Maggiolini: "Ma, caro Boncinelli, quando lei mette assieme ideologia marxista e "ideologia" cattolica, reagisco dicendole: un cattolicesimo malcapito e mal vissuto. Se è ben vissuta, la fede, libera da tutti gli schemi imposti, "costringe", impegna alla ricerca. Rende capaci di enorme criticità. Detto questo, dovrei aggiungere che la Chiesa sta sostenendo ciò che di valido l'Illuminismo ha portato. Perché, nonostante la condanna (secondo me sbagliata) non tanto della Scolastica (Abelardo, Tommaso, Bonaventura) ma della Tardo-Scolastica, l'Illuminismo comunque ha avuto l'intento di mettere la ragione in condizione di ragionare. Oggi, col post-moderno, si sta teorizzando una specie di docta ignorantia che è soltanto ignoranza e non è più dotta! Si mette in dubbio tutto, e si rimane con delle certezze di cartone. Penso a chi sostiene che norma morale sia soltanto una pietas nei confronti del passato, per esempio. Ma perché? Si stanno tradendo gli stessi valori di un Illuminismo solido. E adesso tocca alla Chiesa (la "Fides et Ratio") invitare a riprendere, riconsiderare l'importanza della ragione. Prima o poi, si sollevava la questione dello Stato ideologico. Che c'è, non v'è dubbio. Però mi sembra che accanto a un'ideologia di Stato, stia fiorendo anche un'ideologia diffusa nella società - non illudiamoci che non ci sia. È anche il problema della scuola, che ha un ruolo importantissimo, dovrebbe coltivare i talenti e seminare opportunità. Però non vorrei che ci ritrovassimo con dei professori tutti presi dalla preoccupazione di "eludere" il punto, ma abbiano la soddisfazione di accendere delle intelligenze. Di smuovere delle coscienze. E qui aggiungerei l'importanza fondamentale della famiglia: proprio perché è nella famiglia che si inizia a non avere più paura di dialogare, di discutere. Se la scuola diventasse la naturale prosecuzione della famiglia, se ci si ritrovasse in maniera un po' più fraterna, mi sembra che solo così si potrebbe riprendere qualcosa di più nella coltivazione della ragione".

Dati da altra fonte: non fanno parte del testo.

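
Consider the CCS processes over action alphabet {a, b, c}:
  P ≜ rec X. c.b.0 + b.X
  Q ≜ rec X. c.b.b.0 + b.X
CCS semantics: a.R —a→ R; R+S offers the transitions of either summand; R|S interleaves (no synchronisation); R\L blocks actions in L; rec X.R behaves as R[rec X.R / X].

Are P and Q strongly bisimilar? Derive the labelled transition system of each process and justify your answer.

NO

P's transition system — 3 states:
  s0 = rec X. c.b.0 + b.X ⊢ ··b··> s0, ··c··> s1
  s1 = b.0 ⊢ ··b··> s2
  s2 = 0 ⊢ ·
Q's transition system — 4 states:
  t0 = rec X. c.b.b.0 + b.X ⊢ ··b··> t0, ··c··> t1
  t1 = b.b.0 ⊢ ··b··> t2
  t2 = b.0 ⊢ ··b··> t3
  t3 = 0 ⊢ ·
Bisimilarity quotient blocks:
  B0 = {s0}
  B1 = {s1, t2}
  B2 = {s2, t3}
  B3 = {t0}
  B4 = {t1}
s0 ∈ B0, t0 ∈ B3 → different blocks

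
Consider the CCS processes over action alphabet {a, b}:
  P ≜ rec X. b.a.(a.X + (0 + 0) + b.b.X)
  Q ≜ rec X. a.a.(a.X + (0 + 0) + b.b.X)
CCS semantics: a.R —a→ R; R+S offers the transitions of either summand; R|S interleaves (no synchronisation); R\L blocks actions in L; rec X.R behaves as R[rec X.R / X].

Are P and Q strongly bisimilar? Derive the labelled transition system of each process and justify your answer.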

Boncinelli: "E qui siamo arrivati al nocciolo della questione. Su una cosa, però, siamo in completo disaccordo: per me la vita non ha senso. Ma questo non giustifica uno che abbassa le armi e non fa più nulla. Perché se per me, Edoardo Boncinelli, la vita non ha alcun senso, fintanto che c'è qualcuno, vicino o lontano da me, che ci crede, io devo fare tutto quello che è in mio potere per rispettarlo e appoggiarlo nelle sue convinzioni. Ma non ho alcun dubbio che la vita, un senso non ce l'abbia".

Maggiolini: "Siamo su posizioni opposte. Se fossi buttato per caso nel mondo, io neanche mi ribellerei. ma mi rinchiuderei in me stesso. Credo che se sono nato in questo periodo, se sono arrivato proprio qui, vuol dire che ho una missione da svolgere, che non è tanto un percorso verso una salvezza "mia" in prima battuta, ma un percorso verso una mia promozione umana, verso una mia crescita".

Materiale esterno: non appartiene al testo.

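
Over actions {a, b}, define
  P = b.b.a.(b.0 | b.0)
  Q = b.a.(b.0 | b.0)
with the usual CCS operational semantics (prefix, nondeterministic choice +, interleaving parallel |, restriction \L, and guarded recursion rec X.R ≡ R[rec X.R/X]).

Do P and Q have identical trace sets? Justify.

Reachable graph of P (7 states):
  p0 = b.b.a.(b.0 | b.0) → -b-> p1
  p1 = b.a.(b.0 | b.0) → -b-> p2
  p2 = a.(b.0 | b.0) → -a-> p3
  p3 = b.0 | b.0 → -b-> p4, -b-> p5
  p4 = 0 | b.0 → -b-> p6
  p5 = b.0 | 0 → -b-> p6
  p6 = 0 | 0 → ·
Reachable graph of Q (6 states):
  q0 = b.a.(b.0 | b.0) → -b-> q1
  q1 = a.(b.0 | b.0) → -a-> q2
  q2 = b.0 | b.0 → -b-> q3, -b-> q4
  q3 = 0 | b.0 → -b-> q5
  q4 = b.0 | 0 → -b-> q5
  q5 = 0 | 0 → ·
Run σ = ⟨bb⟩ on P: start {p0}
  [1] b ⇒ {p1}
  [2] b ⇒ {p2}
  — P admits the full trace.
Run σ = ⟨bb⟩ on Q: start {q0}
  [1] b ⇒ {q1}
  [2] b ⇒ ∅ (Q stuck)

traces(P) ≠ traces(Q) — witness ⟨bb⟩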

Boncinelli: "Però, monsignore, si può vivere anche convinti che la vita non abbia senso. A patto che tutto questo sia arricchito, o se preferisce "vicariato" dall'altro, dal confronto con chi ci è vicino. Io, purtroppo, il "senso" non lo vedo, mi piacerebbe tanto vederlo, ma questo non mi fa vegetare 24 ore su 24, non mi fa assistere, stando zitto, ai vari dibattiti. Perché se anche il senso non c'è, lo si crea. Il dovere primario dell'uomo è dare un senso a un universo che non ce l'ha".

Diciamo anche questo: cioè che, pure nell'ipotesi estrema che la vita non abbia un senso, non si elimina quello che è una specie di "dovere" dell'uomo: meravigliarsi di tutto quel che gli sta intorno.

Boncinelli: "Assolutamente".

Maggiolini: "Io sono convinto che quando lei dice che la vita non ha un senso, lei l'ha già affermato, quel senso. Quando parlava di metafisica come atteggiamento primo, li c'era già una sensibilità religiosa, forse inconsapevole".

Boncinelli: "Ma infatti io mi definisco religioso, non credente ma religioso".